While at St. Olaf, Father Forliti taught the young priest — as he worked to teach all his associates — something he called “hallway ministry” or “vestibule ministry.”
“That means you’re out there early before Mass, 10 to 15 minutes before Mass, and you’re in the vestibule greeting people as they come in, and then you stay there greeting people as they go out (after Mass),” Father Forliti said. “You can accomplish a lot just in a few minutes.”
Sometimes, Father Forliti said, people are reluctant to make an appointment with a priest outside of Mass to address a problem or concern, but they are willing to talk for a few minutes right before or after Mass when they see the priest. He said Bishop-elect Kenney is a natural for this kind of ministry. “I think that being a servant is at the heart of what fires up Bishop-elect Kenney every day,” he said.
This care for others also extends to his priestly support group, which has provided support and encouragement for priests like Father Rick Banker, who has been in the same group with Bishop-elect Kenney since right after the bishop-elect was ordained to the priesthood. The group now has six members after the death of Father Michael Byron in 2022.
Father Banker, 63, who took a medical retirement a year ago due to a heart condition, noted Bishop-elect Kenney’s “genuineness, his warmth, his love for the Lord and for the Church and, especially, which I appreciate, his connection, care for and love of the Latino community.”
In a recent conversation with some other priests who know Bishop-elect Kenney, Father Banker said they acknowledged the fact that the bishop-elect “never aspired” to be a bishop.

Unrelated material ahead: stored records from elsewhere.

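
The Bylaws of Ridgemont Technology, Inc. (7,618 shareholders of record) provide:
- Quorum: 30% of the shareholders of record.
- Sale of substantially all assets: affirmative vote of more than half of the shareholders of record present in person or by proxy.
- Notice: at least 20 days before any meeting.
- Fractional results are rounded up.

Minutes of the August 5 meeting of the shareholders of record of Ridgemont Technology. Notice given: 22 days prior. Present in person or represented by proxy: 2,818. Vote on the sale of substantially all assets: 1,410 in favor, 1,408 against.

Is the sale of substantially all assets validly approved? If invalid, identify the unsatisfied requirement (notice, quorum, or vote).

Valid — all requirements satisfied.

Notice: 22 days given; 20 required. Satisfied.
Quorum: 30% of 7,618 = 2,285.40, rounded up to 2,286; 2,818 present. Satisfied.
Vote: requires a majority of those present (2,818); a majority of 2818 is 1410, so 1,410 needed; 1,410 in favor. Satisfied.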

“And that’s just the kind of person we want to be asked to be a bishop,” Father Banker said. “I mean, just a humble guy, not in any way seeking to move up the ranks. Those who know Kevin know he is just such a genuine guy.”
Father Banker called Bishop-elect Kenney a good example of what Pope Francis desires for his priests: that they be like a “shepherd among the sheep.”
“Our archdiocese is just really blessed,” Father Banker said, “to be getting someone like Kevin to be our next auxiliary bishop.”